PRESIDENTE DA CÂMARA FAZ PAPEL DE PORTA VOZ DO GOVERNO E ANUNCIA QUE CNPE VAI DECIDIR SE COLOCA 32% DE ÁLCOOL NA GASOLINA
Definitivamente há um divórcio entre a classe política e a população brasileira. A começar pela próprio presidente da Câmara, Hugo Mota. Ele disse hoje que o CNPE vai deliberar sobre aumento da mistura obrigatória de etanol na gasolina e que governo também reafirmou compromisso de retirar subsídio ao combustível. É o tipo da medida que vai de encontro ao desejo de quem tem carro movido a gasolina. As consequências para a vida do motor são terríveis e para o bolso do consumidor serão ainda mais terríveis. Causarão danos aos veículos e prejuízos ao seu proprietário no curto prazo. Ele sabe disso, mas o presidente da câmara que poderia ser a voz da população para defende-la, quer mostrar que faz de, mas sem mover uma palha.

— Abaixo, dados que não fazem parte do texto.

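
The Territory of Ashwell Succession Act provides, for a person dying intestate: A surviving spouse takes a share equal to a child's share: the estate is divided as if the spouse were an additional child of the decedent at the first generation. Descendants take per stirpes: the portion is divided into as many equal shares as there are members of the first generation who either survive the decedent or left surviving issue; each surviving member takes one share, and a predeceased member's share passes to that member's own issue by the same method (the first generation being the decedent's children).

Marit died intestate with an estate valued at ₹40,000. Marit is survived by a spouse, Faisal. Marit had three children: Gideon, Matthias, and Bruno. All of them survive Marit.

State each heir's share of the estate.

The spouse counts as an additional share at the children's level, so there are 4 primary shares of ₹10,000. Faisal takes one such share (₹10,000).
The children's combined portion (₹30,000) is divided into 3 shares of ₹10,000: Gideon, Matthias, and Bruno each take ₹10,000.

Faisal: ₹10,000; Gideon: ₹10,000; Matthias: ₹10,000; Bruno: ₹10,000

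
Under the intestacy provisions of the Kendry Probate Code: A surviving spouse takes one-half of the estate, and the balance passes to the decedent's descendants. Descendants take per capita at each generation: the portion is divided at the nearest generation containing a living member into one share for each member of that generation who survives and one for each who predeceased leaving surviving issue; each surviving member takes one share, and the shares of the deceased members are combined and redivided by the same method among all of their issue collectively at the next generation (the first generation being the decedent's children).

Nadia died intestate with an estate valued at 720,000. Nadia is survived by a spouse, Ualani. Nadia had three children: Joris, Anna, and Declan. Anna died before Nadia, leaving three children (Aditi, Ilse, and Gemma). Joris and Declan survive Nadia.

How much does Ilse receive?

Ilse receives 40,000.

Ualani takes one-half of 720,000 = 360,000. The remaining 360,000 passes to the descendants.
The descendants' portion (360,000) is divided at the children's generation into 3 shares of 120,000. Joris and Declan each take 120,000. The remaining share for the deceased Anna (120,000) is carried to the next generation.
That pool (120,000) is divided at the grandchildren's generation equally among Aditi, Ilse, and Gemma: 40,000 each.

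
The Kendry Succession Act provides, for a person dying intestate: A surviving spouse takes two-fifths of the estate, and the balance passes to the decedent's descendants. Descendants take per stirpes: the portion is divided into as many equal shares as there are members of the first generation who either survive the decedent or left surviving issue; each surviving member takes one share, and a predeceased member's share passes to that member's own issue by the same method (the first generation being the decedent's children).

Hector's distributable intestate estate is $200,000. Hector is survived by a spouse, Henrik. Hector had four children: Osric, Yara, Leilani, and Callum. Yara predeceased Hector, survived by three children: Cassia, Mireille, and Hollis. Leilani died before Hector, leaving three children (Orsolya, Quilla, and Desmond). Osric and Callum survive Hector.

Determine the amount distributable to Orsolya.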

Hugo Mota, para muitos se tornou uma decepção já na primeira semana depois que assumiu o lugar. Na posse como presidente da Câmara dos Deputados, prometeu
moralidade, independência, cumprir a constituição, equilíbrio na relação entre os seus pares. Mas bastou um jantar na casa do Ministro Alexandre de Moraes, para mudar do vinho para veneno, mostrando uma subserviência constrangedora. Mais recentemente Hugo Motta, mostrou zero constrangimento ao ficar público seu envolvimento nos escândalos dos bilhões do Banco Master de Vorcaro, em casos suspeitos que envolve a sua família, sem contar as viagens de carona nos jatinhos, hospedagens pagas, almoços grátis e até a presença na farra do whisky, em Londres. Constrangimento? Zero.

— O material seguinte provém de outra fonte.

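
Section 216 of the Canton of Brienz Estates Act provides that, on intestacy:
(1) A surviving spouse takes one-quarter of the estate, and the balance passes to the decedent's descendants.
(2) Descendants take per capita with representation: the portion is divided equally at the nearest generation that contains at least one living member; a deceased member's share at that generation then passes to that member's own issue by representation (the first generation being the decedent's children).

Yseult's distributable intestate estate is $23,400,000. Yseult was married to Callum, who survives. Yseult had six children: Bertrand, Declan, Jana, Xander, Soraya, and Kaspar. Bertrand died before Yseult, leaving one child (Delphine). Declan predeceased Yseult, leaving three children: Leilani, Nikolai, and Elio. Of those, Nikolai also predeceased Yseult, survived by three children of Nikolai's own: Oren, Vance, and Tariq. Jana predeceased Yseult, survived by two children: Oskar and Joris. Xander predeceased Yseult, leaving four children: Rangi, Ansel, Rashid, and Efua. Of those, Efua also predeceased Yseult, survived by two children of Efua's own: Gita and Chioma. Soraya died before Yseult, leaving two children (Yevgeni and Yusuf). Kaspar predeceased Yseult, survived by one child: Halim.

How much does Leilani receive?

Callum takes one-quarter of $23,400,000 = $5,850,000. The remaining $17,550,000 passes to the descendants.
No child survives, so the initial division is made at the grandchildren's generation.
The descendants' portion ($17,550,000) is divided into 13 shares of $1,350,000: Delphine, Leilani, Elio, Oskar, Joris, Rangi, Ansel, Rashid, Yevgeni, Yusuf, and Halim each take $1,350,000; Nikolai's $1,350,000 share passes to Nikolai's issue; Efua's $1,350,000 share passes to Efua's issue.
Nikolai's share ($1,350,000) is divided into 3 shares of $450,000: Oren, Vance, and Tariq each take $450,000.
Efua's share ($1,350,000) is divided into 2 shares of $675,000: Gita and Chioma each take $675,000.

Leilani receives $1,350,000.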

Ele pode se opor ao Conselho Nacional de Política Energética (CNPE), que deverá se reunir no dia 14,a próxima terça-feira, para deliberar sobre o aumento do percentual obrigatório de etanol misturado à gasolina, dos atuais 30% para 32%. Isto significa que o consumidor escolhe a gasolina, mas leva álcool. O consumidor terá mais de 1/3 do seu tanque com um combustível que não escolheu, que provocará danos graves ao motor do seu carro, com prejuízo certo para o seu bolso. O pior é que é ele mesmo, fonte da notícia em publicação nas redes sociais após conversa com os ministros do Planejamento, Bruno Moretti, e de Minas e Energia, Alexandre Silveira. Na mesma publicação, Motta afirmou que o governo federal mantém o compromisso de retirar o subsídio concedido à gasolina, mas pediu mais tempo para concluir a medida diante da instabilidade provocada pelo conflito no Oriente Médio, mesmo com a queda constante nos preços do petróleo.